A ‘self-assessment’ is an important preparatory step for any graduate job seeker. It’s a process of actively reflecting on yourself and your experiences to identify core skills, goals, knowledge, attributes and motivations. It may seem like a bit of a procrastination technique, but it’s actually a healthy and worthwhile activity that will greatly improve your prospects of getting a job (and more importantly, the right one) and help you to make sound career decisions.
Even if you already have a good idea of your skills, it’s worth taking the time to do a focused self-assessment. The benefits of this exercise include:
- drawing your attention to previously unrecognised skills
- improving your job applications and interview performance
- increasing your confidence and self-awareness.
How to self-assess
Break your life into its various components, such as work, secondary school study, university study, sport and personal life.
- Look at each area and consider what it involves, taking note of significant experiences and projects. Important aspects to look for include: responsibility, time management, communication skills and teamwork. Consider the capabilities you’ve used or developed in the different areas.
- Think about how these experiences and capabilities could be applied to the industry and positions you’re interested in. It’s important not to discredit relevant skills due to modesty or uncertainty.
- Write down each skill you can identify, and alongside it note how the skill is transferable to a workplace.
- Become familiar with this list so that you’re well-versed in your relevant skills when applying for jobs and attending job interviews.

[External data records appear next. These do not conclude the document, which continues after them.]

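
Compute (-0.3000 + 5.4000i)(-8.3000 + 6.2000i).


Real = -0.3*(-8.3) - 5.4*6.2 = 2.49 - 33.48 = -30.99
Imag = -0.3*6.2 - (8.3)*5.4 = -1.86 - (44.82) = -46.68

-30.9900 - 46.6800i


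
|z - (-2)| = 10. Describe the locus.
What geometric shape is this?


|z - z0| = r is a circle with center z0 and radius r.
Center = (-2, 0), radius = 10

Circle with center (-2, 0) and radius 10


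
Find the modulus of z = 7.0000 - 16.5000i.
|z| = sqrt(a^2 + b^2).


|z| = sqrt(7^2 + (-16.5)^2) = sqrt(49 + 272.25) = sqrt(321.25) = 17.9234

|z| = 17.9234


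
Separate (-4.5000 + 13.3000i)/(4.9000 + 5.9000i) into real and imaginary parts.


Multiply by conjugate: (-4.5000 + 13.3000i)(4.9000 - 5.9000i) / (4.9^2 + 5.9^2)
Numerator real = -4.5*4.9 + 13.3*5.9 = 56.42
Numerator imag = 13.3*4.9 - (-4.5)*5.9 = 91.72
Denominator = 58.82
Re(z) = 56.42/58.82 = 0.9592
Im(z) = 91.72/58.82 = 1.5593

Re(z) = 0.9592, Im(z) = 1.5593


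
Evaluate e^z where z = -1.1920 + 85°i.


e^-1.1920 = 0.30361
cos(85°) = 0.0872
sin(85°) = 0.9962
Real = 0.30361*0.0872 = 0.0265
Imag = 0.30361*0.9962 = 0.3025

0.0265 + 0.3025i


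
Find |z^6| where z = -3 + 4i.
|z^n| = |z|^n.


|z| = sqrt(9+16) = sqrt(25) = 5
|z^6| = |z|^6 = 5^6 = 15625

|z^6| = 15625


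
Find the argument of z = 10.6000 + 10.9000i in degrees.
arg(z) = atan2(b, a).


Re = 10.6, Im = 10.9
arg = atan2(10.9, 10.6) = 45.7994 degrees

arg(z) = 45.7994 degrees


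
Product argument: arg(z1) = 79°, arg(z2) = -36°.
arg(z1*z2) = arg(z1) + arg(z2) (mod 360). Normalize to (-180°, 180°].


arg(z1*z2) = 79° - 36° = 43°
Normalized to (-180°, 180°]: 43°

43°


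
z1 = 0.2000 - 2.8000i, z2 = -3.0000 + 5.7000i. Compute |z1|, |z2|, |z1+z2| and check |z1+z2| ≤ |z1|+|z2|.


|z1| = sqrt(0.2^2 + (-2.8)^2) = sqrt(7.88) = 2.8071
|z2| = sqrt((-3)^2 + 5.7^2) = sqrt(41.49) = 6.4413
z1+z2 = -2.8000 + 2.9000i
|z1+z2| = sqrt(16.25) = 4.0311
|z1|+|z2| = 2.8071 + 6.4413 = 9.2484

|z1+z2| = 4.0311 ≤ |z1|+|z2| = 9.2484 (verified)


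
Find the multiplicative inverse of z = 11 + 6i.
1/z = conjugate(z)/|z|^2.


|z|^2 = 121+36 = 157
1/z = (11 - 6i)/157

1/z = 0.0701 - 0.0382i


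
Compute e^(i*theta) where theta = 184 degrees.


cos(184°) = -0.9976
sin(184°) = -0.0698

e^(i*184°) = -0.9976 - 0.0698i


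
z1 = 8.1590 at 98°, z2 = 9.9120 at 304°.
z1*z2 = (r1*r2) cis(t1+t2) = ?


r = 8.1590 * 9.9120 = 80.8720
theta = 98° + 304° = 402° = 42° (mod 360)

80.8720 cis(42°)


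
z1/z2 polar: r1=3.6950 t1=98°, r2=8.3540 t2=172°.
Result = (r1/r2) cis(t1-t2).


r = 3.6950 / 8.3540 = 0.4423
theta = 98° - 172° = -74° = 286° (mod 360)

0.4423 cis(286°)


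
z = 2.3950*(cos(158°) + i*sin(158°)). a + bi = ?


a = 2.3950*cos(158°) = 2.3950*(-0.9272) = -2.2206
b = 2.3950*sin(158°) = 2.3950*0.3746 = 0.8972

-2.2206 + 0.8972i


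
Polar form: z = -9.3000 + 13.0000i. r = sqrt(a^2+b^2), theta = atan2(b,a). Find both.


r = sqrt(86.49+169) = sqrt(255.49) = 15.9841
theta = atan2(13, -9.3) = 125.5793 degrees

r = 15.9841, theta = 125.5793 degrees


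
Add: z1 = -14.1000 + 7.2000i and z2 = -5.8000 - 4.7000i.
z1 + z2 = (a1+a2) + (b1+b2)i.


Real: -14.1 - 5.8 = -19.9
Imag: 7.2 - 4.7 = 2.5

-19.9000 + 2.5000i


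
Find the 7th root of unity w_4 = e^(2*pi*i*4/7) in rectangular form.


Angle = 360*4/7 = 205.7143°
a = cos(205.7143°) = -0.9010
b = sin(205.7143°) = -0.4339

-0.9010 - 0.4339i


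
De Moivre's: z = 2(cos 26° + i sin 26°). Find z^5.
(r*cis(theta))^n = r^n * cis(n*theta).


r^5 = 2^5 = 32
n*theta = 5*26° = 130° = 130° (mod 360)
a = 32*cos(130°) = -20.5692
b = 32*sin(130°) = 24.5134

32 cis(130°) = -20.5692 + 24.5134i


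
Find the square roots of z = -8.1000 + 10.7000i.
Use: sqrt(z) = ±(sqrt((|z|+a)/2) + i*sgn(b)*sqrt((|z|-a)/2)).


|z| = sqrt(65.61+114.49) = 13.4201
sqrt((|z|+a)/2) = sqrt((13.4201+(-8.1))/2) = sqrt(2.6601) = 1.6310
sqrt((|z|-a)/2) = sqrt((13.4201-(-8.1))/2) = sqrt(10.7601) = 3.2803

±(1.6310 + 3.2803i) i.e. 1.6310 + 3.2803i and -1.6310 - 3.2803i


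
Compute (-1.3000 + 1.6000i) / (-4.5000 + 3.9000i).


Conjugate of z2 = -4.5000 - 3.9000i
Numerator: (-1.3000 + 1.6000i)(-4.5000 - 3.9000i) = 12.0900 - 2.1300i
Denominator: (-4.5)^2 + 3.9^2 = 35.46
Result = (12.0900 - 2.1300i)/35.46

0.3409 - 0.0601i


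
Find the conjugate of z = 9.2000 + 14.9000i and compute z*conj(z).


z_bar = 9.2000 - 14.9000i
z*z_bar = 9.2^2 + 14.9^2 = 84.64 + 222.01 = 306.65

z_bar = 9.2000 - 14.9000i, z*z_bar = 306.65


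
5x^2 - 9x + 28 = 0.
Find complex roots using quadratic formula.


disc = (-9)^2 - 4*5*28 = 81 - 560 = -479
sqrt(|disc|) = sqrt(479) = 21.8861
Real part = 9/(2*5) = 0.9000
Imag part = 21.8861/(2*5) = 2.1886

0.9000 ± 2.1886i


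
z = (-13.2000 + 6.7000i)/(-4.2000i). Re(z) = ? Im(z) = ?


Multiply by conjugate: (-13.2000 + 6.7000i)(4.2000i) / (0^2 + (-4.2)^2)
Numerator real = -13.2*0 + 6.7*(-4.2) = -28.14
Numerator imag = 6.7*0 - (-13.2)*(-4.2) = -55.44
Denominator = 17.64
Re(z) = -28.14/17.64 = -1.5952
Im(z) = -55.44/17.64 = -3.1429

Re(z) = -1.5952, Im(z) = -3.1429


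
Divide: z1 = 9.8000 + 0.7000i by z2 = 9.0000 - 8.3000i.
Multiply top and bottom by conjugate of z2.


Conjugate of z2 = 9.0000 + 8.3000i
Numerator: (9.8000 + 0.7000i)(9.0000 + 8.3000i) = 82.3900 + 87.6400i
Denominator: 9^2 + (-8.3)^2 = 149.89
Result = (82.3900 + 87.6400i)/149.89

0.5497 + 0.5847i


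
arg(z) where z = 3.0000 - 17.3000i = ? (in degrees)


Re = 3, Im = -17.3
arg = atan2(-17.3, 3) = -80.1621 degrees

arg(z) = -80.1621 degrees


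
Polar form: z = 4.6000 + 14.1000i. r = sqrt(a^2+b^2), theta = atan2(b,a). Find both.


r = sqrt(21.16+198.81) = sqrt(219.97) = 14.8314
theta = atan2(14.1, 4.6) = 71.9315 degrees

r = 14.8314, theta = 71.9315 degrees


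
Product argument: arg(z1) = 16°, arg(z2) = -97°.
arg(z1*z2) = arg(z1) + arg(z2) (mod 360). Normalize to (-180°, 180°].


arg(z1*z2) = 16° - 97° = -81°
Normalized to (-180°, 180°]: -81°

-81°


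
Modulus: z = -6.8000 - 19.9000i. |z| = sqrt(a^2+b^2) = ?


|z| = sqrt((-6.8)^2 + (-19.9)^2) = sqrt(46.24 + 396.01) = sqrt(442.25) = 21.0297

|z| = 21.0297


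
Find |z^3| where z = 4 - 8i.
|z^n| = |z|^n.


|z| = sqrt(16+64) = sqrt(80) = 8.9443
|z^3| = |z|^3 = (sqrt(80))^3 = 80*sqrt(80)

|z^3| = 80*sqrt(80) ≈ 715.5418


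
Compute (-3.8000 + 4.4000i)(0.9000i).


Real = -3.8*0 - 4.4*0.9 = 0 - 3.96 = -3.96
Imag = -3.8*0.9 + 0*4.4 = -3.42 + 0 = -3.42

-3.9600 - 3.4200i


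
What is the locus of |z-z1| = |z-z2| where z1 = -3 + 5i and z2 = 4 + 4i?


Equal distances means the locus is the perpendicular bisector of z1 and z2.
Midpoint = ((-3+4)/2, (5+4)/2) = (0.5000, 4.5000)

Perpendicular bisector through (0.5000, 4.5000)


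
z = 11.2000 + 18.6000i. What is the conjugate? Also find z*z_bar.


z_bar = 11.2000 - 18.6000i
z*z_bar = 11.2^2 + 18.6^2 = 125.44 + 345.96 = 471.4

z_bar = 11.2000 - 18.6000i, z*z_bar = 471.4


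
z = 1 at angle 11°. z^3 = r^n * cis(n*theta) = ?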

Telling a potential employer you have skill ‘X’ is not enough. Remember that you have to back up your claims by giving evidence to demonstrate your skills. This evidence can be in the form of concrete examples of achievements or experiences, such as a particular instance when you demonstrated the skill. Part of your self-assessment should involve collecting this ‘material evidence’ which supports your claims.
Keep it up
Self-assessment is not a one-off exercise: You should undertake it regularly, as your skills and experiences will grow and evolve as you do. The process can serve as a great reminder of where you’ve come from and how much you can learn through experience!